There is a startup called Supercell (not a Carat client) that I really like. They had a very simple brand concept when the company was first set up: they wanted to make great games that people would play for years. Yes, it’s that simple; it isn’t even a slogan. At the same time, the brand name also reflects the startup’s core logic: a small, independent team infused with speed and passion. Today this gaming firm, which launched in 2010, has become an enterprise with an operating income of USD$2.3 billion, while its global headcount is only 230. From the beginning, every team member knew that their job meant developing the most popular games. There were no KPIs: whether people love playing their games is the only thing that matters. A simple conviction has made a very cool enterprise.
All startups face the dilemma in their initial stages of growth of whether to sell the product or sell the brand. Startups generally face existential challenges, and how to stay alive is an everyday question. So branding, though important, is often considered the least urgent as start-ups are dealing with immediate problems. Gradually, it can get forgotten, and as a result, the startup’s products will increasingly deviate from the brand’s initial aspirations. The brand risks the loss of its own vitality and the products risk the loss of differentiation and sustainable development.
Rush into advertising without understanding the true meaning of the brand can be a huge waste of financial resources. Most early-stage start-ups do not possess professionalism in brand-building, and this is where agencies come into the frame. But startups do not have to burn their cash on advertisements from the off. Their agencies should first help them master and organise their brands, sorting out the brand essence (core values), brand spirit (organisational structure), and brand identity (main image). Early-stage startups should look for agencies that share the same entrepreneurial spirit, are insightful about the cultures, customer clusters and markets related to the startup and are capable of converting insights into strategies.
I need to emphasise a point here. A startup can only succeed in a mature market by rewriting the market rules of mature enterprises. Hence, startups must avoid having the same brand content as mature competitors. They must find different ways to promote themselves, bringing any disruptive potential into full play. Many start-ups in China lack self-confidence, however, and use branding methods that are safer. But this is the biggest trap: no originality, no brand.
From my observations, it seems relatively easy for start-ups to obtain funding in China. But as soon as funding is available, it’s squandered with promotional tactics.
Firstly, they regard celebrity endorsements as a quick way to brand-build. They forget that China’s stars can be the spokespeople for luxury watches, soya milk and fast food, all at the same time. If the same star is also hired to endorse an unknown startup, is the money spent worth it?

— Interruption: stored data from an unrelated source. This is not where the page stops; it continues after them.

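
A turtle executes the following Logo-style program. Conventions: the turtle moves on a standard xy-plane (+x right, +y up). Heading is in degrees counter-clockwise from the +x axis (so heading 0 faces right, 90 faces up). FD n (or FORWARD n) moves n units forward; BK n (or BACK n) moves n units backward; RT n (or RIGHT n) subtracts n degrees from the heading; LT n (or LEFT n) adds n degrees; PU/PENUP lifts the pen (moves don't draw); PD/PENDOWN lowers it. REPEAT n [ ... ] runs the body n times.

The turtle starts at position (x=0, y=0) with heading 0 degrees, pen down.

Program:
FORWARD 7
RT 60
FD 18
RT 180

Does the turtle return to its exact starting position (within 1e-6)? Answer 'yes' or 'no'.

Answer: no

Derivation:
Executing turtle program step by step:
Start: pos=(0,0), heading=0, pen down
FD 7: (0,0) -> (7,0) [heading=0, draw]
RT 60: heading 0 -> 300
FD 18: (7,0) -> (16,-15.588) [heading=300, draw]
RT 180: heading 300 -> 120
Final: pos=(16,-15.588), heading=120, 2 segment(s) drawn

Start position: (0, 0)
Final position: (16, -15.588)
Distance = 22.338; >= 1e-6 -> NOT closed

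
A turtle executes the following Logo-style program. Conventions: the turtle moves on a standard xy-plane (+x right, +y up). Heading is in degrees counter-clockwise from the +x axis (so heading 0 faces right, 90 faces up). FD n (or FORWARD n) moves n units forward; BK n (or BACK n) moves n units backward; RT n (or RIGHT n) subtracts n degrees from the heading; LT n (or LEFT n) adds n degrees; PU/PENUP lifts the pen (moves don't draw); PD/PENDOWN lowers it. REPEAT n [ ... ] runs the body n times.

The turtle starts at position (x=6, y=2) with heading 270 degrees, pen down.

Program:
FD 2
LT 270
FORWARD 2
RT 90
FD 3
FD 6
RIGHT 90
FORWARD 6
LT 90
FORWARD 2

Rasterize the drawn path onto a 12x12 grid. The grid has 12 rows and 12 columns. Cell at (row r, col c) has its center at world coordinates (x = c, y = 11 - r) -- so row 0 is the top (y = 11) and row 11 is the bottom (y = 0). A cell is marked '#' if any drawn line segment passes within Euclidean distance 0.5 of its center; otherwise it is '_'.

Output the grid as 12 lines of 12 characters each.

Answer: __________#_
__________#_
____#######_
____#_______
____#_______
____#_______
____#_______
____#_______
____#_______
____#_#_____
____#_#_____
____###_____

Derivation:
Segment 0: (6,2) -> (6,0)
Segment 1: (6,0) -> (4,0)
Segment 2: (4,0) -> (4,3)
Segment 3: (4,3) -> (4,9)
Segment 4: (4,9) -> (10,9)
Segment 5: (10,9) -> (10,11)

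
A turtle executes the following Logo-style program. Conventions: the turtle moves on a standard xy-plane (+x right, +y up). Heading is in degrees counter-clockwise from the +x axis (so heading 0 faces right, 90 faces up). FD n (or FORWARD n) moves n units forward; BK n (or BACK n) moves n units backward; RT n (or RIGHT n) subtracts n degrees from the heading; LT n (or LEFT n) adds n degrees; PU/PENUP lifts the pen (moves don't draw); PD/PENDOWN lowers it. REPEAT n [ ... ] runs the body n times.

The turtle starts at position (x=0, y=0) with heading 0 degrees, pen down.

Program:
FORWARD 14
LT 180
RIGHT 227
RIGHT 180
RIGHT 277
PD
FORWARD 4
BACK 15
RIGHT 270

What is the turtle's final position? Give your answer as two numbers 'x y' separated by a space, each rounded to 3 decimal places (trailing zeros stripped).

Executing turtle program step by step:
Start: pos=(0,0), heading=0, pen down
FD 14: (0,0) -> (14,0) [heading=0, draw]
LT 180: heading 0 -> 180
RT 227: heading 180 -> 313
RT 180: heading 313 -> 133
RT 277: heading 133 -> 216
PD: pen down
FD 4: (14,0) -> (10.764,-2.351) [heading=216, draw]
BK 15: (10.764,-2.351) -> (22.899,6.466) [heading=216, draw]
RT 270: heading 216 -> 306
Final: pos=(22.899,6.466), heading=306, 3 segment(s) drawn

Answer: 22.899 6.466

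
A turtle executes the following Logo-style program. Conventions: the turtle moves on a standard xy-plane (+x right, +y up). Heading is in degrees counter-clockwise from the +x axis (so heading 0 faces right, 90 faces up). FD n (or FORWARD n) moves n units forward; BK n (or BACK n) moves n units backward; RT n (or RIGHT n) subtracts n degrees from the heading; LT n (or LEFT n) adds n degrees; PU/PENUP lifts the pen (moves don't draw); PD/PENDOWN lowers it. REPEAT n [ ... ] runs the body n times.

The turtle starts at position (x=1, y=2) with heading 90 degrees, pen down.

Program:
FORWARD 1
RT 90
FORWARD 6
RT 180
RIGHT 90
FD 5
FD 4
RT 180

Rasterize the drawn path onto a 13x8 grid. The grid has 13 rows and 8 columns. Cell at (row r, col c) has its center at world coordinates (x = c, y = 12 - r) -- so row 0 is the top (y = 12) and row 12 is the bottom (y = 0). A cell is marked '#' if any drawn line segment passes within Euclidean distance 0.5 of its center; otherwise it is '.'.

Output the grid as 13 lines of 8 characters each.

Segment 0: (1,2) -> (1,3)
Segment 1: (1,3) -> (7,3)
Segment 2: (7,3) -> (7,8)
Segment 3: (7,8) -> (7,12)

Answer: .......#
.......#
.......#
.......#
.......#
.......#
.......#
.......#
.......#
.#######
.#......
........
........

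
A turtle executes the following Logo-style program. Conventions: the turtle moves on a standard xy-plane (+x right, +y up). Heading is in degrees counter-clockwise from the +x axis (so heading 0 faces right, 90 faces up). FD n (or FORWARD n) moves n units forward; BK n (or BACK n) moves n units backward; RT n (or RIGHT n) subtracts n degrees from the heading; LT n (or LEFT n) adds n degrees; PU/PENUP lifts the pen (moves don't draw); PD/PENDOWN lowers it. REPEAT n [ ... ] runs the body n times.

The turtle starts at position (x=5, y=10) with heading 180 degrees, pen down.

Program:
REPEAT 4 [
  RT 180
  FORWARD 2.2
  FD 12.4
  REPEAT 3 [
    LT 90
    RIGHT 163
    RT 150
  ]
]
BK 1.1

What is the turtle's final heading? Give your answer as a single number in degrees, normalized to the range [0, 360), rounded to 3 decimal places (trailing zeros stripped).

Executing turtle program step by step:
Start: pos=(5,10), heading=180, pen down
REPEAT 4 [
  -- iteration 1/4 --
  RT 180: heading 180 -> 0
  FD 2.2: (5,10) -> (7.2,10) [heading=0, draw]
  FD 12.4: (7.2,10) -> (19.6,10) [heading=0, draw]
  REPEAT 3 [
    -- iteration 1/3 --
    LT 90: heading 0 -> 90
    RT 163: heading 90 -> 287
    RT 150: heading 287 -> 137
    -- iteration 2/3 --
    LT 90: heading 137 -> 227
    RT 163: heading 227 -> 64
    RT 150: heading 64 -> 274
    -- iteration 3/3 --
    LT 90: heading 274 -> 4
    RT 163: heading 4 -> 201
    RT 150: heading 201 -> 51
  ]
  -- iteration 2/4 --
  RT 180: heading 51 -> 231
  FD 2.2: (19.6,10) -> (18.215,8.29) [heading=231, draw]
  FD 12.4: (18.215,8.29) -> (10.412,-1.346) [heading=231, draw]
  REPEAT 3 [
    -- iteration 1/3 --
    LT 90: heading 231 -> 321
    RT 163: heading 321 -> 158
    RT 150: heading 158 -> 8
    -- iteration 2/3 --
    LT 90: heading 8 -> 98
    RT 163: heading 98 -> 295
    RT 150: heading 295 -> 145
    -- iteration 3/3 --
    LT 90: heading 145 -> 235
    RT 163: heading 235 -> 72
    RT 150: heading 72 -> 282
  ]
  -- iteration 3/4 --
  RT 180: heading 282 -> 102
  FD 2.2: (10.412,-1.346) -> (9.955,0.806) [heading=102, draw]
  FD 12.4: (9.955,0.806) -> (7.376,12.935) [heading=102, draw]
  REPEAT 3 [
    -- iteration 1/3 --
    LT 90: heading 102 -> 192
    RT 163: heading 192 -> 29
    RT 150: heading 29 -> 239
    -- iteration 2/3 --
    LT 90: heading 239 -> 329
    RT 163: heading 329 -> 166
    RT 150: heading 166 -> 16
    -- iteration 3/3 --
    LT 90: heading 16 -> 106
    RT 163: heading 106 -> 303
    RT 150: heading 303 -> 153
  ]
  -- iteration 4/4 --
  RT 180: heading 153 -> 333
  FD 2.2: (7.376,12.935) -> (9.337,11.936) [heading=333, draw]
  FD 12.4: (9.337,11.936) -> (20.385,6.306) [heading=333, draw]
  REPEAT 3 [
    -- iteration 1/3 --
    LT 90: heading 333 -> 63
    RT 163: heading 63 -> 260
    RT 150: heading 260 -> 110
    -- iteration 2/3 --
    LT 90: heading 110 -> 200
    RT 163: heading 200 -> 37
    RT 150: heading 37 -> 247
    -- iteration 3/3 --
    LT 90: heading 247 -> 337
    RT 163: heading 337 -> 174
    RT 150: heading 174 -> 24
  ]
]
BK 1.1: (20.385,6.306) -> (19.38,5.859) [heading=24, draw]
Final: pos=(19.38,5.859), heading=24, 9 segment(s) drawn

Answer: 24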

Creating noise is another favourite option—the louder the better. But if the product involves building new consumption habits or changing consumer behaviour, promotions need to be synchronised with the pace of market acceptance. Alcopop and fresh-food chains are two of countless examples of start-ups going too fast, with their brand assets being depleted prematurely.

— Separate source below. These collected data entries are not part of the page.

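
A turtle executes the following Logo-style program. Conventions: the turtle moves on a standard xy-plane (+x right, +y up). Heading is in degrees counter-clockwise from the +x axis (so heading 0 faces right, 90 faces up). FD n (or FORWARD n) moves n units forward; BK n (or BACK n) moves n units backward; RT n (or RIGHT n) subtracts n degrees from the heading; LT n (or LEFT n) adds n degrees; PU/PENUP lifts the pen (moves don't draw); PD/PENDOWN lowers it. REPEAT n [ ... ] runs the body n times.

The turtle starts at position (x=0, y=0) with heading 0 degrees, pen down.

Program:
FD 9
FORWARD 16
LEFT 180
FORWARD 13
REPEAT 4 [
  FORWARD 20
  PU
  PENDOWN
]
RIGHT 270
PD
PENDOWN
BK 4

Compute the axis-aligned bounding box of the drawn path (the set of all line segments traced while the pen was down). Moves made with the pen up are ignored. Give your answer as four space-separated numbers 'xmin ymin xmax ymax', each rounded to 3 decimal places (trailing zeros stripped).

Answer: -68 0 25 4

Derivation:
Executing turtle program step by step:
Start: pos=(0,0), heading=0, pen down
FD 9: (0,0) -> (9,0) [heading=0, draw]
FD 16: (9,0) -> (25,0) [heading=0, draw]
LT 180: heading 0 -> 180
FD 13: (25,0) -> (12,0) [heading=180, draw]
REPEAT 4 [
  -- iteration 1/4 --
  FD 20: (12,0) -> (-8,0) [heading=180, draw]
  PU: pen up
  PD: pen down
  -- iteration 2/4 --
  FD 20: (-8,0) -> (-28,0) [heading=180, draw]
  PU: pen up
  PD: pen down
  -- iteration 3/4 --
  FD 20: (-28,0) -> (-48,0) [heading=180, draw]
  PU: pen up
  PD: pen down
  -- iteration 4/4 --
  FD 20: (-48,0) -> (-68,0) [heading=180, draw]
  PU: pen up
  PD: pen down
]
RT 270: heading 180 -> 270
PD: pen down
PD: pen down
BK 4: (-68,0) -> (-68,4) [heading=270, draw]
Final: pos=(-68,4), heading=270, 8 segment(s) drawn

Segment endpoints: x in {-68, -48, -28, -8, 0, 9, 12, 25}, y in {0, 0, 0, 0, 0, 0, 4}
xmin=-68, ymin=0, xmax=25, ymax=4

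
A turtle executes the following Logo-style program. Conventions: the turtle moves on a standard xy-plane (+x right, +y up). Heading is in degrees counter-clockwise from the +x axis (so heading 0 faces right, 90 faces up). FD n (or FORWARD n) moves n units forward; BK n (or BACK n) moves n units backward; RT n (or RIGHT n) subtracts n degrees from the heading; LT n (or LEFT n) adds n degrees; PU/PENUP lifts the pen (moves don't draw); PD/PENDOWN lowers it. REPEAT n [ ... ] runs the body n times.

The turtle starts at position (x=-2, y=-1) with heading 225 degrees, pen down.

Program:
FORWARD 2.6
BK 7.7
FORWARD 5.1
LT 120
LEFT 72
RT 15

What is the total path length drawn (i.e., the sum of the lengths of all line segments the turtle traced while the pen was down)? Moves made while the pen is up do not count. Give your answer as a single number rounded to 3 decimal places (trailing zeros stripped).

Answer: 15.4

Derivation:
Executing turtle program step by step:
Start: pos=(-2,-1), heading=225, pen down
FD 2.6: (-2,-1) -> (-3.838,-2.838) [heading=225, draw]
BK 7.7: (-3.838,-2.838) -> (1.606,2.606) [heading=225, draw]
FD 5.1: (1.606,2.606) -> (-2,-1) [heading=225, draw]
LT 120: heading 225 -> 345
LT 72: heading 345 -> 57
RT 15: heading 57 -> 42
Final: pos=(-2,-1), heading=42, 3 segment(s) drawn

Segment lengths:
  seg 1: (-2,-1) -> (-3.838,-2.838), length = 2.6
  seg 2: (-3.838,-2.838) -> (1.606,2.606), length = 7.7
  seg 3: (1.606,2.606) -> (-2,-1), length = 5.1
Total = 15.4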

In China, start-ups that have the patience to wait it out are rare. Their founders, lacking vision, rush into IPOs or exits within a few years’ time. It’s no surprise that their branding is weak when only commercial considerations exist.
To sum up: a start-up should look inward, not outward, to derive its energy and to build its brand. There are no tricks in branding. Offering the most authentic product experiences is the most effective way of promoting the brand and showing the true face of the startup.